Policy analysis with social media data
Klievink and his team are also researching whether social media data are useful for analysing the effects of policies. There are many technical possibilities: ‘You can do sentiment analysis, for example, and try to assess the level of support for policies. But when you use a technique like that, you always make choices,’ Klievink explains. ‘And even minor choices and deliberations can have unexpected or unintended consequences for how the outcomes will be used.’ If you analyse Twitter data, for example, you have to set the point at which your system identifies a Tweeter as a human or a bot. Is it ten tweets a day or a hundred? And how many conversation topics does your topic model distinguish? Will it be five large, but general topics, or do you choose a refined model with twenty more specific topics? ‘These choices are never neutral, but we can’t avoid making them.’
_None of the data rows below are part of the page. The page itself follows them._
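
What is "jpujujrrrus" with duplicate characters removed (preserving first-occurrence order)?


Input: 'jpujujrrrus'
Operation: keep first occurrence of each character
Scan: s[0]='j' new -> keep; s[1]='p' new -> keep; s[2]='u' new -> keep; s[3]='j' seen -> skip; s[4]='u' seen -> skip; s[5]='j' seen -> skip; s[6]='r' new -> keep; s[7]='r' seen -> skip; s[8]='r' seen -> skip; s[9]='u' seen -> skip; s[10]='s' new -> keep
Result: jpurs


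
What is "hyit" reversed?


Input string: 'hyit'
Operation: reverse character order
Original order: 'h' -> 'y' -> 'i' -> 't'
Reversed order: 't' -> 'i' -> 'y' -> 'h'
Result: tiyh


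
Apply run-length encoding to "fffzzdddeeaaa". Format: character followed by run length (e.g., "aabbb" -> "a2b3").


Input: 'fffzzdddeeaaa'
Operation: identify consecutive runs
Runs: 'fff' -> f3, 'zz' -> z2, 'ddd' -> d3, 'ee' -> e2, 'aaa' -> a3
Encoded: f3z2d3e2a3


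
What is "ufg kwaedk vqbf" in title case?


Input string: 'ufg kwaedk vqbf'
Operation: capitalize first letter of each word
Word transformations: 'ufg'->'Ufg', 'kwaedk'->'Kwaedk', 'vqbf'->'Vqbf'
Result: Ufg Kwaedk Vqbf


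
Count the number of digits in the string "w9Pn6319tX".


Input string: 'w9Pn6319tX'
Operation: count digit characters (0-9)
Scan: 'w', '9'(digit), 'P', 'n', '6'(digit), '3'(digit), '1'(digit), '9'(digit), 't', 'X'
Digits found: 5
Result: 5


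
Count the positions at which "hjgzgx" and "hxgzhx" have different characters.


String 1: 'hjgzgx'
String 2: 'hxgzhx'
Compare each position: pos 0: 'h'=='h', pos 1: 'j'!='x', pos 2: 'g'=='g', pos 3: 'z'=='z', pos 4: 'g'!='h', pos 5: 'x'=='x'
Differing positions: 2
Hamming distance: 2


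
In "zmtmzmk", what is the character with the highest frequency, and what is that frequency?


Input: 'zmtmzmk'
Operation: tally each character
Counts: 'k':1, 'm':3, 't':1, 'z':2
Maximum: 'm' appears 3 times


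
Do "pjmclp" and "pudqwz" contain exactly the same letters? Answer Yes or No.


String 1: 'pjmclp' -> sorted: 'cjlmpp'
String 2: 'pudqwz' -> sorted: 'dpquwz'
Compare sorted forms: 'cjlmpp' != 'dpquwz'
Anagram: No


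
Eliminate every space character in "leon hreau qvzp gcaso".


Input string: 'leon hreau qvzp gcaso'
Operation: remove all spaces
Words: 'leon', 'hreau', 'qvzp', 'gcaso'
Join without spaces: leonhreauqvzpgcaso


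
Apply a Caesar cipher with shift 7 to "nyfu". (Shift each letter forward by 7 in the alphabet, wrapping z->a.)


Input: 'nyfu', shift = 7
Operation: for each letter, (position + 7) mod 26
Mapping: 'n'(13+7=20)->'u', 'y'(24+7=31, 31 mod 26=5)->'f', 'f'(5+7=12)->'m', 'u'(20+7=27, 27 mod 26=1)->'b'
Result: ufmb


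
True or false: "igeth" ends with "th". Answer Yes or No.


Input string: 'igeth'
Suffix to check: 'th'
Last 2 characters of input: 'th'
Match: True
Result: Yes


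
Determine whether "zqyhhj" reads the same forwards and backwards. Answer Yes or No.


Input string: 'zqyhhj'
Reversed: 'jhhyqz'
Compare pairs: s[0]='z' vs s[5]='j' (mismatch), s[1]='q' vs s[4]='h' (mismatch), s[2]='y' vs s[3]='h' (mismatch)
Palindrome: No


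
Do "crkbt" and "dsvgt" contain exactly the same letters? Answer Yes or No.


String 1: 'crkbt' -> sorted: 'bckrt'
String 2: 'dsvgt' -> sorted: 'dgstv'
Compare sorted forms: 'bckrt' != 'dgstv'
Anagram: No


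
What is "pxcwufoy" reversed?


Input string: 'pxcwufoy'
Operation: reverse character order
Original order: 'p' -> 'x' -> 'c' -> 'w' -> 'u' -> 'f' -> 'o' -> 'y'
Reversed order: 'y' -> 'o' -> 'f' -> 'u' -> 'w' -> 'c' -> 'x' -> 'p'
Result: yofuwcxp


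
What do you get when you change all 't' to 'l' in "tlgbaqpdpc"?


Input string: 'tlgbaqpdpc'
Operation: replace 't' with 'l'
Positions of 't': 0
After replacement: llgbaqpdpc


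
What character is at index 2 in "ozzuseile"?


Input string: 'ozzuseile'
Operation: get character at index 2
Index mapping: s[0]='o', s[1]='z', s[2]='z'
Result: 'z'


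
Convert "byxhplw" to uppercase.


Input string: 'byxhplw'
Operation: convert each letter to uppercase
Mapping: 'b'->'B', 'y'->'Y', 'x'->'X', 'h'->'H', 'p'->'P', 'l'->'L', 'w'->'W'
Result: BYXHPLW


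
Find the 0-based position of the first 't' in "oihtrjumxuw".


Input string: 'oihtrjumxuw'
Target: 't'
Scanning left to right: s[0]='o', s[1]='i', s[2]='h', s[3]='t'
First match at index: 3


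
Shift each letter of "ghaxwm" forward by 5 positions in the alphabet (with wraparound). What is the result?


Input: 'ghaxwm', shift = 5
Operation: for each letter, (position + 5) mod 26
Mapping: 'g'(6+5=11)->'l', 'h'(7+5=12)->'m', 'a'(0+5=5)->'f', 'x'(23+5=28, 28 mod 26=2)->'c', 'w'(22+5=27, 27 mod 26=1)->'b', 'm'(12+5=17)->'r'
Result: lmfcbr


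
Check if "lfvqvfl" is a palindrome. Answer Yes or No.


Input string: 'lfvqvfl'
Reversed: 'lfvqvfl'
Compare pairs: s[0]='l' vs s[6]='l' (match), s[1]='f' vs s[5]='f' (match), s[2]='v' vs s[4]='v' (match)
Palindrome: Yes


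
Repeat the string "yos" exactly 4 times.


Input string: 'yos'
Operation: repeat 4 times
Concatenation: 'yos' + 'yos' + 'yos' + 'yos'
Result: yosyosyosyos


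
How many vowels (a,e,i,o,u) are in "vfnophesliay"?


Input string: 'vfnophesliay'
Operation: count vowels (a, e, i, o, u)
Scan: s[0]='v', s[1]='f', s[2]='n', s[3]='o' (vowel), s[4]='p', s[5]='h', s[6]='e' (vowel), s[7]='s', s[8]='l', s[9]='i' (vowel), s[10]='a' (vowel), s[11]='y'
Vowels found: 4
Result: 4


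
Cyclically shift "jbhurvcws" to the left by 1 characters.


Input: 'jbhurvcws', shift = 1
Operation: split at index 1 and swap parts
Front part s[0:1] = 'j'
Back part s[1:] = 'bhurvcws'
Rotated = back + front = 'bhurvcws' + 'j'
Result: bhurvcwsj


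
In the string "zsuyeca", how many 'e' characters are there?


Input string: 'zsuyeca'
Target character: 'e'
Scan each position: s[4]='e'
Matches found at indices: 4
Total: 1


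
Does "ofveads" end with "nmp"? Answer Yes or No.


Input string: 'ofveads'
Suffix to check: 'nmp'
Last 3 characters of input: 'ads'
Match: False
Result: No


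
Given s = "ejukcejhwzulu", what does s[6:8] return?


Input string: 'ejukcejhwzulu'
Operation: slice [6:8]
Extract characters: s[6]='j', s[7]='h'
Result: jh


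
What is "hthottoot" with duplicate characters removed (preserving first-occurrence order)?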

Decision-makers and technicians
Dilemmas relating to these choices will often stay hidden, because policy-makers and the technicians who create the systems don’t speak each other’s language. ‘The AI specialist often has technical and methodological expertise, but lacks the necessary content expertise to foresee the consequences of the choices that are made. Conversely, the policy-maker often doesn’t know what knobs the technician can turn, exactly what their settings are, and what this means for the outcomes.’ Klievink therefore concludes that the collaboration between people from diverse disciplines working on public AI projects can never be close enough.